Le tableau qui surgit est contrasté. Tantôt, l’attaque paraît évidente, tantôt c’est tout juste si on y pense encore. Même les néo-conservateurs sont parfois à court de souffle. Partout à Washington règne une atmosphère, un conformisme de fer qui emprisonne la pensée américaniste avec sa psychologie malade dans ce caractère d’inéluctabilité de l’attaque. Il s’agit d’une scène complètement virtualiste, qui décrit beaucoup plus une impuissance complète avec les tourments psychologiques qui l’accompagnent, les erreurs d’évaluation qui la ponctuent, les fausses appréciations qui s’en déduisent. La conclusion peut être empruntée à Charlie Reese le 23 septembre sur Antiwar.com : «As crazy as it sounds, President George Bush might be planning to bomb Iran's nuclear facilities.»

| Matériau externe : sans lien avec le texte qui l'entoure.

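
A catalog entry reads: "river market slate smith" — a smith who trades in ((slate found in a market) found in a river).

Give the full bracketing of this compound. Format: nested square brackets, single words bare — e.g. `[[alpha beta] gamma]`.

Overall it is a kind of smith; the modifier is "river market slate".
Within "river market slate", the head is "slate" (specifically "market slate") and the modifier is "river".
Within "market slate", the head is "slate" and the modifier is "market".
Putting it together: [[river [market slate]] smith].

[[river [market slate]] smith]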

“Crazy” (traduction facile) est le mot qui convient. Ce n’est pas la première ni dernière analyse sur “l’inéluctabilité d’une attaque qui est pourtant impossible” que nous offrons à nos lecteurs. Parfois, cela paraît être une répétition sans but et sans fin. D’une certaine façon, c’est le cas : une sorte de balbutiement convulsif qui n’est pas loin du déséquilibre mental.
Il y a un prix à payer dans la réalité. Il sera de plus en plus fort. On en voit une indication dans notre ‘Bloc-Notes’ d’hier. La situation irrationnelle de Washington, entre nécessité d’agir et impossibilité d’agir, entre affirmation belliqueuse et impuissance des moyens, produit l’effet de l’affaiblissement constant de la perception qu’on a de la puissance américaniste. Cela n’est pas une nouvelle qui se proclame au jour le jour, sauf dans l’une ou l’autre occasion ; c’est une tendance de fond, puissante et irrésistible, qui s’impose dans les esprits par le biais de la perception de la psychologie.

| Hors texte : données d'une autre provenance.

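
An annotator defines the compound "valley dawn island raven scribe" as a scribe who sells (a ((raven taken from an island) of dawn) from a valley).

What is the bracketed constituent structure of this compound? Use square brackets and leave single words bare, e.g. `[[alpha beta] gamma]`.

Overall it is a kind of scribe; the modifier is "valley dawn island raven".
"valley dawn island raven" → head "raven" (specifically "dawn island raven"), modifier "valley".
"dawn island raven" → head "raven" (specifically "island raven"), modifier "dawn".
"island raven" → head "raven", modifier "island".
So the structure is [[valley [dawn [island raven]]] scribe].

[[valley [dawn [island raven]]] scribe]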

Il ne faut pas se bercer d’espoirs fallacieux. C’est un paradoxe incroyable mais bien réel, parce que l’Iran est effectivement un cas plus “sérieux” (du point de vue de la puissance) que le montage pitoyable fait autour de la puissance irakienne en 2002-2003 : l’accord est bien plus général à Washington sur la nécessité d’éliminer la puissance iranienne qu’il n’était dans le cas de l’Irak. En quelque sorte, la folle tromperie du cas en faveur de l'attaque de l'Irak impose de prendre bien plus au sérieux encore le cas iranien, — sorte d'enchaînement général du virtualisme au second degré, comme on a déjà vu dans le cas spécifique de la CIA...

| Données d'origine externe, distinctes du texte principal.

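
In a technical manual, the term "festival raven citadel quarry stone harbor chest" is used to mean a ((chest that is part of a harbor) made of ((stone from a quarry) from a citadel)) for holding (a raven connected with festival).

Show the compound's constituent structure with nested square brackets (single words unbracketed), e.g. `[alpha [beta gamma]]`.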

L’analyse faite ici dépasse complètement le cas GW Bush, qui paraît en l’occurrence plus un bouchon sur une mer déchaînée qu’un pseudo-chef de guerre décidé à en découdre. La description que nous faisons de Washington dépasse l’administration Bush et ses manigances et la situation qu’elle restitue est destinée à durer et durer, au-delà de 2008 s’il le faut. C’est la description de la décadence finale de la puissance américaniste.